GY: But you know the story, the reason why there were so many farms is they started in Milpitas. And a lot of Japanese farmers were in Milipitas-Alviso. When they got into sweet peas, and they found some good varieties of sweet peas, the sweet peas grown toward IBM, south San Jose, were sweeter because it's hotter there. And also, in Milpitas they also tried prunes, but they couldn't compete with the prunes from the west side because it's warmer, Saratoga, Cupertino.

TI: So it's sweeter over there.

GY: Sweeter here. So they pulled all their trees and went to vegetables and other things. But, so they had to move around, I think to have different things to be competitive.

TI: Okay, good. Anything about your, so let's just go through your father's life. So as a young child, he's in the United States, like in terms of schooling and things...

GY: Yeah. He went to school in San Jose, graduated from San Jose High School, went all the way through school.

TI: So given that he came at such a young age, and the time he came, did most people think he was just a Nisei?

GY: Yeah, I think so. Because once he started going to school, he spoke English. I'm sure that until he went to school, he didn't speak much English. Like myself, I spoke a hybrid, Japanese and English. First grade -- I didn't go to kindergarten -- and when I was put in there, I didn't know my ABCs or anything like that, or the Pledge of Allegiance. I think you sort of, it takes a couple of years. I know I didn't really, I wasn't comfortable with reading until I was, like, in the second grade, I couldn't. And so he probably did the same thing, and a lot of the Japanese did that.

TI: Well, in your case, both parents spoke English, so who raised you as a child?

GY: Well, my mom spoke Japanese mostly, because she was, she was born in San Jose, but she went back to Japan with her parents when she was nine months old. And she went all the way through what they called girl's school, which is like the equivalent of, you graduate like when you're fifteen, fourteen or fifteen. And that was the extent of education for ladies back in Japan in those days. So she spoke Japanese. My dad spoke English, but at home, Japanese.

TI: Okay.

GY: And my... it would be my dad's cousin, another one of Kameo's sister's son, came out here, too, and that's Yoshio Sasaki over there.
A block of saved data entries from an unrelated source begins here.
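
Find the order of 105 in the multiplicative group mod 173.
172

173 is prime, so ord(105) divides φ(173) = 172.
Divisors of 172: 1, 2, 4, 43, 86, 172.
Repeated squaring: 105^1 ≡ 105, 105^2 ≡ 126, 105^4 ≡ 133, 105^8 ≡ 43, 105^16 ≡ 119, 105^32 ≡ 148, 105^64 ≡ 106, 105^128 ≡ 164 (mod 173).
Test 105^d mod 173 for each divisor d in increasing order:
105^1 ≡ 105
105^2 ≡ 126
105^4 ≡ 133
105^43 = 105^32·105^8·105^2·105^1 ≡ 80
105^86 = 105^64·105^16·105^4·105^2 ≡ 172
105^172 = 105^128·105^32·105^8·105^4 ≡ 1  ← first divisor giving 1
The order is 172.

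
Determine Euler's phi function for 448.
192

448 = 2^6 × 7
φ(n) = n × ∏(1 - 1/p) for each prime p dividing n
φ(448) = 448 × (1 - 1/2) × (1 - 1/7) = 192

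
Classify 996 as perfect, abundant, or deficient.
abundant

Proper divisors of 996: sum = 1 + 2 + 3 + 4 + 6 + 12 + 83 + 166 + 249 + 332 + 498 = 1356
Since 1356 > 996, 996 is abundant.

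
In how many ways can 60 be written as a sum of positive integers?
966467

p(n) counts ways to write n as a sum of positive integers (order ignored).
Euler's pentagonal recurrence: p(k) = p(k-1) + p(k-2) - p(k-5) - p(k-7) + p(k-12) + p(k-15) - ... (offsets j(3j∓1)/2, signs ++--, p(0)=1, p(<0)=0).
DP table for k = 0..59: p(0)=1, p(1)=1, p(2)=2, p(3)=3, p(4)=5, p(5)=7, p(6)=11, p(7)=15, p(8)=22, p(9)=30, p(10)=42, p(11)=56, p(12)=77, p(13)=101, p(14)=135, p(15)=176, p(16)=231, p(17)=297, p(18)=385, p(19)=490, p(20)=627, p(21)=792, p(22)=1002, p(23)=1255, p(24)=1575, p(25)=1958, p(26)=2436, p(27)=3010, p(28)=3718, p(29)=4565, p(30)=5604, p(31)=6842, p(32)=8349, p(33)=10143, p(34)=12310, p(35)=14883, p(36)=17977, p(37)=21637, p(38)=26015, p(39)=31185, p(40)=37338, p(41)=44583, p(42)=53174, p(43)=63261, p(44)=75175, p(45)=89134, p(46)=105558, p(47)=124754, p(48)=147273, p(49)=173525, p(50)=204226, p(51)=239943, p(52)=281589, p(53)=329931, p(54)=386155, p(55)=451276, p(56)=526823, p(57)=614154, p(58)=715220, p(59)=831820.
Final step: p(60) = p(59) + p(58) - p(55) - p(53) + p(48) + p(45) - p(38) - p(34) + p(25) + p(20) - p(9) - p(3)
= 831820 + 715220 - 451276 - 329931 + 147273 + 89134 - 26015 - 12310 + 1958 + 627 - 30 - 3
= 966467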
TI: Okay. So let me make sure I got all this. You have a very complicated family.

GY: Yeah. [Laughs]

TI: So your father was born in Japan, but he came as a young boy, and so he essentially grew up kind of like a Nisei and spoke English. Your mother was born in San Jose, but then at nine months --

GY: They went back.

TI: -- goes to Japan and is raised as Japanese and speaks Japanese. Okay.